I lavori prenderanno il via con la sessione plenaria la mattina di domani, alla presenza del ministro dell’Ambiente Sergio Costa (nella foto), con la relazione 2019 sullo stato della green economy e le prospettive per un green new deal. Nel pomeriggio le tre sessioni tematiche rispettivamente su green new deal per le città, per l’economia circolare e per il territorio. La mattina di domani ecco la sessione plenaria internazionale ‘Clima e Green New Deal: un patto tra imprese e governi’. Nel pomeriggio si concluderà sul tema green new deal per la mobilità. L’abbattimento delle emissioni è un passaggio cruciale per realizzare quella svolta epocale di cui si parla. Le emissioni mondiali di gas serra continuano ad aumentare e i danni della crisi climatica sono sempre più evidenti e ingenti, in Italia hanno pesato con 20mila decessi e circa 65 miliardi di euro di danni tra il 1980 e il 2017.

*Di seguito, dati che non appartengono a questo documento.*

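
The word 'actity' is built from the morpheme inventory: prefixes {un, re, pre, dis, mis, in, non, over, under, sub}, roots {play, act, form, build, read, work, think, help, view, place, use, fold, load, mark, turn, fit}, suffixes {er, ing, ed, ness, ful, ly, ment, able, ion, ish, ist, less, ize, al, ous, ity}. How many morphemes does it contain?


Segmenting 'actity' against the inventory:
  'act' -> root (morpheme 1)
  'ity' -> suffix (morpheme 2)
Total morphemes: 2

2


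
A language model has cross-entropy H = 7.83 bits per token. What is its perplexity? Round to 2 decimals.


Perplexity formula: PP = 2^H
H = 7.83
PP = 2^7.83
Decompose: 2^7.83 = 2^7 * 2^0.83
2^7 = 128, 2^0.83 ~ 1.7776854
PP ~ 128 * 1.7776854 = 227.5437312
Rounded to 2 decimals: 227.54

227.54


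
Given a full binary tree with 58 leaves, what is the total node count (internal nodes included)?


Leaf nodes (terminals): 58
Internal nodes = n - 1 = 58 - 1 = 57
Total = leaves + internal = 58 + 57 = 115

115


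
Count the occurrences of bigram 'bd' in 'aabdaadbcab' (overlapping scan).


Scanning 'aabdaadbcab' for bigram 'bd':
  Position 0: 'aa' -> no
  Position 1: 'ab' -> no
  Position 2: 'bd' -> MATCH
  Position 3: 'da' -> no
  Position 4: 'aa' -> no
  Position 5: 'ad' -> no
  Position 6: 'db' -> no
  Position 7: 'bc' -> no
  Position 8: 'ca' -> no
  Position 9: 'ab' -> no
Total matches: 1

1


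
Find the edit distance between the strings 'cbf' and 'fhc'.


Building DP table for s1='cbf' (len 3) and s2='fhc' (len 3):
       f  h  c
    0  1  2  3
  c 1  1  2  2
  b 2  2  2  3
  f 3  2  3  3
Edit distance = dp[3][3] = 3

3


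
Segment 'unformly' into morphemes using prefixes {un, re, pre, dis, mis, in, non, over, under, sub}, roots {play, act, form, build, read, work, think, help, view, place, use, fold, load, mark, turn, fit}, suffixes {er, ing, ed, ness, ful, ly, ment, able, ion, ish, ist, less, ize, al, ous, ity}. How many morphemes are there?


Segmenting 'unformly' against the inventory:
  'un' -> prefix (morpheme 1)
  'form' -> root (morpheme 2)
  'ly' -> suffix (morpheme 3)
Total morphemes: 3

3


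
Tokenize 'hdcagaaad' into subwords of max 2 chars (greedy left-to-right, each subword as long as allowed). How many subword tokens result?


'hdcagaaad' has 9 characters.
Chunking with max size 2:
  Chunk 1: 'hd' (positions 0-1)
  Chunk 2: 'ca' (positions 2-3)
  Chunk 3: 'ga' (positions 4-5)
  Chunk 4: 'aa' (positions 6-7)
  Chunk 5: 'd' (positions 8-8)
Total chunks: ceil(9 / 2) = 5

5


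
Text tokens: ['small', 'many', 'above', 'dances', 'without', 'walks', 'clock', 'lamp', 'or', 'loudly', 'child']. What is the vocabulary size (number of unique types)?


Listing all tokens and tracking unique types:
  Token 1: 'small' -> NEW (unique so far: 1)
  Token 2: 'many' -> NEW (unique so far: 2)
  Token 3: 'above' -> NEW (unique so far: 3)
  Token 4: 'dances' -> NEW (unique so far: 4)
  Token 5: 'without' -> NEW (unique so far: 5)
  Token 6: 'walks' -> NEW (unique so far: 6)
  Token 7: 'clock' -> NEW (unique so far: 7)
  Token 8: 'lamp' -> NEW (unique so far: 8)
  Token 9: 'or' -> NEW (unique so far: 9)
  Token 10: 'loudly' -> NEW (unique so far: 10)
  Token 11: 'child' -> NEW (unique so far: 11)
Unique types: ('above', 'child', 'clock', 'dances', 'lamp', 'loudly', 'many', 'or', 'small', 'walks', 'without')
Vocabulary size: 11

11


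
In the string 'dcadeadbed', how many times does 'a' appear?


Scanning 'dcadeadbed' for 'a':
  Position 2: 'a' -> MATCH (count: 1)
  Position 5: 'a' -> MATCH (count: 2)
Total occurrences of 'a': 2

2


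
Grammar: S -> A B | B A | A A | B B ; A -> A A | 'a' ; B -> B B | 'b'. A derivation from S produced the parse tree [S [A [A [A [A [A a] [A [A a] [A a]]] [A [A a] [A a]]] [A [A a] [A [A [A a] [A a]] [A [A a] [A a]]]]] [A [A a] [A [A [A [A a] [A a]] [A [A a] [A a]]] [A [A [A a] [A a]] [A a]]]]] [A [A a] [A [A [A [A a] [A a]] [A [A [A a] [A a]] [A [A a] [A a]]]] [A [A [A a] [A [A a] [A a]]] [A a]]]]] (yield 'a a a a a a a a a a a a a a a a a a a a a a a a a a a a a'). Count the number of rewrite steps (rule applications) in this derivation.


Every bracketed nonterminal node [X ...] in the tree is produced by exactly one rule application.
Reading the tree off as a leftmost derivation:
  Step 1: S  =>  A A   (applied S -> A A)
  Step 2: A A  =>  A A A   (applied A -> A A)
  Step 3: A A A  =>  A A A A   (applied A -> A A)
  Step 4: A A A A  =>  A A A A A   (applied A -> A A)
  Step 5: A A A A A  =>  A A A A A A   (applied A -> A A)
  Step 6: A A A A A A  =>  a A A A A A   (applied A -> a)
  Step 7: a A A A A A  =>  a A A A A A A   (applied A -> A A)
  Step 8: a A A A A A A  =>  a a A A A A A   (applied A -> a)
  Step 9: a a A A A A A  =>  a a a A A A A   (applied A -> a)
  Step 10: a a a A A A A  =>  a a a A A A A A   (applied A -> A A)
  Step 11: a a a A A A A A  =>  a a a a A A A A   (applied A -> a)
  Step 12: a a a a A A A A  =>  a a a a a A A A   (applied A -> a)
  Step 13: a a a a a A A A  =>  a a a a a A A A A   (applied A -> A A)
  Step 14: a a a a a A A A A  =>  a a a a a a A A A   (applied A -> a)
  Step 15: a a a a a a A A A  =>  a a a a a a A A A A   (applied A -> A A)
  Step 16: a a a a a a A A A A  =>  a a a a a a A A A A A   (applied A -> A A)
  Step 17: a a a a a a A A A A A  =>  a a a a a a a A A A A   (applied A -> a)
  Step 18: a a a a a a a A A A A  =>  a a a a a a a a A A A   (applied A -> a)
  Step 19: a a a a a a a a A A A  =>  a a a a a a a a A A A A   (applied A -> A A)
  Step 20: a a a a a a a a A A A A  =>  a a a a a a a a a A A A   (applied A -> a)
  Step 21: a a a a a a a a a A A A  =>  a a a a a a a a a a A A   (applied A -> a)
  Step 22: a a a a a a a a a a A A  =>  a a a a a a a a a a A A A   (applied A -> A A)
  Step 23: a a a a a a a a a a A A A  =>  a a a a a a a a a a a A A   (applied A -> a)
  Step 24: a a a a a a a a a a a A A  =>  a a a a a a a a a a a A A A   (applied A -> A A)
  Step 25: a a a a a a a a a a a A A A  =>  a a a a a a a a a a a A A A A   (applied A -> A A)
  Step 26: a a a a a a a a a a a A A A A  =>  a a a a a a a a a a a A A A A A   (applied A -> A A)
  Step 27: a a a a a a a a a a a A A A A A  =>  a a a a a a a a a a a a A A A A   (applied A -> a)
  Step 28: a a a a a a a a a a a a A A A A  =>  a a a a a a a a a a a a a A A A   (applied A -> a)
  Step 29: a a a a a a a a a a a a a A A A  =>  a a a a a a a a a a a a a A A A A   (applied A -> A A)
  Step 30: a a a a a a a a a a a a a A A A A  =>  a a a a a a a a a a a a a a A A A   (applied A -> a)
  Step 31: a a a a a a a a a a a a a a A A A  =>  a a a a a a a a a a a a a a a A A   (applied A -> a)
  Step 32: a a a a a a a a a a a a a a a A A  =>  a a a a a a a a a a a a a a a A A A   (applied A -> A A)
  Step 33: a a a a a a a a a a a a a a a A A A  =>  a a a a a a a a a a a a a a a A A A A   (applied A -> A A)
  Step 34: a a a a a a a a a a a a a a a A A A A  =>  a a a a a a a a a a a a a a a a A A A   (applied A -> a)
  Step 35: a a a a a a a a a a a a a a a a A A A  =>  a a a a a a a a a a a a a a a a a A A   (applied A -> a)
  Step 36: a a a a a a a a a a a a a a a a a A A  =>  a a a a a a a a a a a a a a a a a a A   (applied A -> a)
  Step 37: a a a a a a a a a a a a a a a a a a A  =>  a a a a a a a a a a a a a a a a a a A A   (applied A -> A A)
  Step 38: a a a a a a a a a a a a a a a a a a A A  =>  a a a a a a a a a a a a a a a a a a a A   (applied A -> a)
  Step 39: a a a a a a a a a a a a a a a a a a a A  =>  a a a a a a a a a a a a a a a a a a a A A   (applied A -> A A)
  Step 40: a a a a a a a a a a a a a a a a a a a A A  =>  a a a a a a a a a a a a a a a a a a a A A A   (applied A -> A A)
  Step 41: a a a a a a a a a a a a a a a a a a a A A A  =>  a a a a a a a a a a a a a a a a a a a A A A A   (applied A -> A A)
  Step 42: a a a a a a a a a a a a a a a a a a a A A A A  =>  a a a a a a a a a a a a a a a a a a a a A A A   (applied A -> a)
  Step 43: a a a a a a a a a a a a a a a a a a a a A A A  =>  a a a a a a a a a a a a a a a a a a a a a A A   (applied A -> a)
  Step 44: a a a a a a a a a a a a a a a a a a a a a A A  =>  a a a a a a a a a a a a a a a a a a a a a A A A   (applied A -> A A)
  Step 45: a a a a a a a a a a a a a a a a a a a a a A A A  =>  a a a a a a a a a a a a a a a a a a a a a A A A A   (applied A -> A A)
  Step 46: a a a a a a a a a a a a a a a a a a a a a A A A A  =>  a a a a a a a a a a a a a a a a a a a a a a A A A   (applied A -> a)
  Step 47: a a a a a a a a a a a a a a a a a a a a a a A A A  =>  a a a a a a a a a a a a a a a a a a a a a a a A A   (applied A -> a)
  Step 48: a a a a a a a a a a a a a a a a a a a a a a a A A  =>  a a a a a a a a a a a a a a a a a a a a a a a A A A   (applied A -> A A)
  Step 49: a a a a a a a a a a a a a a a a a a a a a a a A A A  =>  a a a a a a a a a a a a a a a a a a a a a a a a A A   (applied A -> a)
  Step 50: a a a a a a a a a a a a a a a a a a a a a a a a A A  =>  a a a a a a a a a a a a a a a a a a a a a a a a a A   (applied A -> a)
  Step 51: a a a a a a a a a a a a a a a a a a a a a a a a a A  =>  a a a a a a a a a a a a a a a a a a a a a a a a a A A   (applied A -> A A)
  Step 52: a a a a a a a a a a a a a a a a a a a a a a a a a A A  =>  a a a a a a a a a a a a a a a a a a a a a a a a a A A A   (applied A -> A A)
  Step 53: a a a a a a a a a a a a a a a a a a a a a a a a a A A A  =>  a a a a a a a a a a a a a a a a a a a a a a a a a a A A   (applied A -> a)
  Step 54: a a a a a a a a a a a a a a a a a a a a a a a a a a A A  =>  a a a a a a a a a a a a a a a a a a a a a a a a a a A A A   (applied A -> A A)
  Step 55: a a a a a a a a a a a a a a a a a a a a a a a a a a A A A  =>  a a a a a a a a a a a a a a a a a a a a a a a a a a a A A   (applied A -> a)
  Step 56: a a a a a a a a a a a a a a a a a a a a a a a a a a a A A  =>  a a a a a a a a a a a a a a a a a a a a a a a a a a a a A   (applied A -> a)
  Step 57: a a a a a a a a a a a a a a a a a a a a a a a a a a a a A  =>  a a a a a a a a a a a a a a a a a a a a a a a a a a a a a   (applied A -> a)
Final yield: a a a a a a a a a a a a a a a a a a a a a a a a a a a a a
Total rewrite steps: 57

57


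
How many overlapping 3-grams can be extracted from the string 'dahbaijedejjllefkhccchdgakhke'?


String 'dahbaijedejjllefkhccchdgakhke' has length L = 29.
Number of overlapping n-grams = L - n + 1
Substituting: 29 - 3 + 1 = 27

27


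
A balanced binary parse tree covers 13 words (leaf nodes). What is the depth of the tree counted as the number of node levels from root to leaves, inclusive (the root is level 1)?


In a balanced binary tree with n leaves the deepest leaf is ceil(log2(n)) edges below the root,
so counting node levels inclusive of root and leaves gives ceil(log2(n)) + 1 levels.
log2(13) = 3.7004
ceil(3.7004) = 4
levels = 4 + 1 = 5

5


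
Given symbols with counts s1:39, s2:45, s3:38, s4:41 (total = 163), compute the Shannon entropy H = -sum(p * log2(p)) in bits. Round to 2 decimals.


Computing entropy H = -sum(p_i * log2(p_i)):
  s1: p = 39/163 = 0.2393, -p*log2(p) = 0.4937
  s2: p = 45/163 = 0.2761, -p*log2(p) = 0.5126
  s3: p = 38/163 = 0.2331, -p*log2(p) = 0.4898
  s4: p = 41/163 = 0.2515, -p*log2(p) = 0.5008
H = sum of terms = 1.9969
Rounded to 2 decimals: 2.00

2.00


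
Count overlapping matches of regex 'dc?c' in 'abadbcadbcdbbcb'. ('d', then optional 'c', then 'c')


Pattern: dc?c means 'd', then optional 'c', then 'c'.
Scanning 'abadbcadbcdbbcb' position-by-position:
  Pos 0: window 'aba' -> no
  Pos 1: window 'bad' -> no
  Pos 2: window 'adb' -> no
  Pos 3: window 'dbc' -> no
  Pos 4: window 'bca' -> no
  Pos 5: window 'cad' -> no
  Pos 6: window 'adb' -> no
  Pos 7: window 'dbc' -> no
  Pos 8: window 'bcd' -> no
  Pos 9: window 'cdb' -> no
  Pos 10: window 'dbb' -> no
  Pos 11: window 'bbc' -> no
  Pos 12: window 'bcb' -> no
  Pos 13: window 'cb' -> no
  Pos 14: window 'b' -> no
Total matches: 0

0


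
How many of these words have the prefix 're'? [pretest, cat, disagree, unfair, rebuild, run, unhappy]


Checking each word for prefix 're':
  'pretest' -> no (count: 0)
  'cat' -> no (count: 0)
  'disagree' -> no (count: 0)
  'unfair' -> no (count: 0)
  'rebuild' -> YES, starts with 're' (count: 1)
  'run' -> no (count: 1)
  'unhappy' -> no (count: 1)
Total with prefix 're': 1

1


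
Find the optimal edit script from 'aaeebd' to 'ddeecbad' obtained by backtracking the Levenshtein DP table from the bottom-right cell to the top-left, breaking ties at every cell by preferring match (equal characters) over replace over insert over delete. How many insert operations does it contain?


Edit distance = 4. Backtracking from cell (6, 8) with preference match > replace > insert > delete,
then listing the resulting alignment 'aaeebd' -> 'ddeecbad' left to right:
  Step 1: replace a->d
  Step 2: replace a->d
  Step 3: keep 'e'
  Step 4: keep 'e'
  Step 5: insert 'c' [insertion #1]
  Step 6: keep 'b'
  Step 7: insert 'a' [insertion #2]
  Step 8: keep 'd'
Total insertions: 2

2


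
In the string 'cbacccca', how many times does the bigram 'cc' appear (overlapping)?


Scanning 'cbacccca' for bigram 'cc':
  Position 0: 'cb' -> no
  Position 1: 'ba' -> no
  Position 2: 'ac' -> no
  Position 3: 'cc' -> MATCH
  Position 4: 'cc' -> MATCH
  Position 5: 'cc' -> MATCH
  Position 6: 'ca' -> no
Total matches: 3

3


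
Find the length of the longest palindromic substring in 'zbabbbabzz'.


Scanning 'zbabbbabzz' for palindromic substrings.
Substring at positions 0-8: 'zbabbbabz'.
Check: reverse('zbabbbabz') = 'zbabbbabz' -> palindrome confirmed.
Neighbouring characters ('-' / 'z') break symmetry, so it cannot extend further.
No longer palindromic substring exists; longest length = 9

9


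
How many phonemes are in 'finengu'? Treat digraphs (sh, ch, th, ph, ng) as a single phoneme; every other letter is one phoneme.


Parsing 'finengu' greedily, digraphs first:
  'f' -> consonant phoneme (phonemes so far: 1)
  'i' -> vowel phoneme (phonemes so far: 2)
  'n' -> consonant phoneme (phonemes so far: 3)
  'e' -> vowel phoneme (phonemes so far: 4)
  'ng' -> digraph (1 consonant phoneme) (phonemes so far: 5)
  'u' -> vowel phoneme (phonemes so far: 6)
Total phonemes: 6

6


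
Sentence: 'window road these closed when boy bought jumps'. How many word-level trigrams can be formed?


Word trigrams from [8] words:
  Trigram 1: (window road these)
  Trigram 2: (road these closed)
  Trigram 3: (these closed when)
  Trigram 4: (closed when boy)
  Trigram 5: (when boy bought)
  Trigram 6: (boy bought jumps)
Total word trigrams: 8 - 2 = 6

6


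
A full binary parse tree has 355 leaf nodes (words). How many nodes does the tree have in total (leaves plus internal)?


Leaf nodes (terminals): 355
Internal nodes = n - 1 = 355 - 1 = 354
Total = leaves + internal = 355 + 354 = 709

709


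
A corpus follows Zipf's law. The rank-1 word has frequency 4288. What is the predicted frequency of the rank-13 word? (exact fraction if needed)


Zipf's law: freq(rank) = f1 / rank
f1 = 4288, rank = 13
freq = 4288 / 13
GCD(4288, 13) = 1
Simplified: 4288/13

4288/13


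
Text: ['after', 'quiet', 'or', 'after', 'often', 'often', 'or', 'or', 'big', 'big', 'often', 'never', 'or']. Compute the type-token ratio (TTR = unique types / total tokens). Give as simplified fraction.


Tokens: 13
Unique types: ('after', 'big', 'never', 'often', 'or', 'quiet') = 6
TTR = 6/13
Already in lowest terms.

6/13


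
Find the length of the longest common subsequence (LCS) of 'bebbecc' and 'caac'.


DP table for LCS of 'bebbecc' and 'caac':
       c  a  a  c
    0  0  0  0  0
  b 0  0  0  0  0
  e 0  0  0  0  0
  b 0  0  0  0  0
  b 0  0  0  0  0
  e 0  0  0  0  0
  c 0  1  1  1  1
  c 0  1  1  1  2
LCS: 'cc'
LCS length = 2

2


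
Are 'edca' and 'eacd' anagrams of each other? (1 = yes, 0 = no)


Sort characters of 'edca': 'acde'
Sort characters of 'eacd': 'acde'
Sorted forms match -> they ARE anagrams
Result: 1

1


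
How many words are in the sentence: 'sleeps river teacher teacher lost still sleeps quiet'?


Counting words by splitting on spaces:
  Word 1: 'sleeps'
  Word 2: 'river'
  Word 3: 'teacher'
  Word 4: 'teacher'
  Word 5: 'lost'
  Word 6: 'still'
  Word 7: 'sleeps'
  Word 8: 'quiet'
Total words: 8

8


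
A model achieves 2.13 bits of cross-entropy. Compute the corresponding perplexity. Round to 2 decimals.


Perplexity formula: PP = 2^H
H = 2.13
PP = 2^2.13
Decompose: 2^2.13 = 2^2 * 2^0.13
2^2 = 4, 2^0.13 ~ 1.0942937
PP ~ 4 * 1.0942937 = 4.3771748
Rounded to 2 decimals: 4.38

4.38


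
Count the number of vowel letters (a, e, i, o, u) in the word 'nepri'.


Scanning each character of 'nepri':
  Position 1: 'n' -> consonant (running count: 0)
  Position 2: 'e' -> vowel (running count: 1)
  Position 3: 'p' -> consonant (running count: 1)
  Position 4: 'r' -> consonant (running count: 1)
  Position 5: 'i' -> vowel (running count: 2)
Total vowels: 2

2


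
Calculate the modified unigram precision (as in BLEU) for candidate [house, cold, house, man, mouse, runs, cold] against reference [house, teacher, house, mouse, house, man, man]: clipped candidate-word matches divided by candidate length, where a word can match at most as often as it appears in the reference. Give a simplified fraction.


Reference word counts: {'house': 3, 'man': 2, 'mouse': 1, 'teacher': 1}
Checking each candidate word (with clipping):
  'house' -> in reference (ref count 3, used 1/3) -> match (matches: 1)
  'cold' -> not in reference -> no match (matches: 1)
  'house' -> in reference (ref count 3, used 2/3) -> match (matches: 2)
  'man' -> in reference (ref count 2, used 1/2) -> match (matches: 3)
  'mouse' -> in reference (ref count 1, used 1/1) -> match (matches: 4)
  'runs' -> not in reference -> no match (matches: 4)
  'cold' -> not in reference -> no match (matches: 4)
Clipped matches: 4, Candidate length: 7
Precision = 4/7

4/7


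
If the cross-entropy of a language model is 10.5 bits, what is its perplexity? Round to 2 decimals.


Perplexity formula: PP = 2^H
H = 10.5
PP = 2^10.5
Decompose: 2^10.5 = 2^10 * 2^0.5 = 2^10 * sqrt(2)
2^10 = 1024, sqrt(2) ~ 1.4142136
PP ~ 1024 * 1.4142136 = 1448.1547264
Rounded to 2 decimals: 1448.15

1448.15


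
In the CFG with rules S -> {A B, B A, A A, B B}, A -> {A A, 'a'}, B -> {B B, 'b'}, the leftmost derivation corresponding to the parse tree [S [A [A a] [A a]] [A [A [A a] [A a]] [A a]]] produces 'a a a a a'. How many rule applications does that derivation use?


Every bracketed nonterminal node [X ...] in the tree is produced by exactly one rule application.
Reading the tree off as a leftmost derivation:
  Step 1: S  =>  A A   (applied S -> A A)
  Step 2: A A  =>  A A A   (applied A -> A A)
  Step 3: A A A  =>  a A A   (applied A -> a)
  Step 4: a A A  =>  a a A   (applied A -> a)
  Step 5: a a A  =>  a a A A   (applied A -> A A)
  Step 6: a a A A  =>  a a A A A   (applied A -> A A)
  Step 7: a a A A A  =>  a a a A A   (applied A -> a)
  Step 8: a a a A A  =>  a a a a A   (applied A -> a)
  Step 9: a a a a A  =>  a a a a a   (applied A -> a)
Final yield: a a a a a
Total rewrite steps: 9

9


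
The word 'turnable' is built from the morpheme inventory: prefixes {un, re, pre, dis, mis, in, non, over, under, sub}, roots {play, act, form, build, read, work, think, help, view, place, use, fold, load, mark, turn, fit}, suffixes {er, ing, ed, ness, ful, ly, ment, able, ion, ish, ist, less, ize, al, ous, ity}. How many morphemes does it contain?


Segmenting 'turnable' against the inventory:
  'turn' -> root (morpheme 1)
  'able' -> suffix (morpheme 2)
Total morphemes: 2

2


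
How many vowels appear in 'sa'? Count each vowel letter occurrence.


Scanning each character of 'sa':
  Position 1: 's' -> consonant (running count: 0)
  Position 2: 'a' -> vowel (running count: 1)
Total vowels: 1

1


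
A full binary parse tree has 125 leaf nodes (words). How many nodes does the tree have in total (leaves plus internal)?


Leaf nodes (terminals): 125
Internal nodes = n - 1 = 125 - 1 = 124
Total = leaves + internal = 125 + 124 = 249

249


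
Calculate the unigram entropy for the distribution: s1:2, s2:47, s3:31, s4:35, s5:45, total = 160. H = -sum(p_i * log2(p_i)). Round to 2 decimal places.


Computing entropy H = -sum(p_i * log2(p_i)):
  s1: p = 2/160 = 0.0125, -p*log2(p) = 0.0790
  s2: p = 47/160 = 0.2938, -p*log2(p) = 0.5192
  s3: p = 31/160 = 0.1938, -p*log2(p) = 0.4587
  s4: p = 35/160 = 0.2188, -p*log2(p) = 0.4796
  s5: p = 45/160 = 0.2812, -p*log2(p) = 0.5147
H = sum of terms = 2.0512
Rounded to 2 decimals: 2.05

2.05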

Un passaggio ritenuto centrale dal Parlamento europeo che recentemente ha votato una risoluzione che chiede di aumentare fino al 55% l’impegno di riduzione al 2030. Cosa significa per l’Italia? «Agli stati generali della green economy – spiega Ronchi – chiederemo al governo un ulteriore sforzo per realizzare una politica più incisiva e di attuazione di un green new deal con l’obiettivo di raggiungere gli obiettivi necessari alla sopravvivenza del nostro pianeta».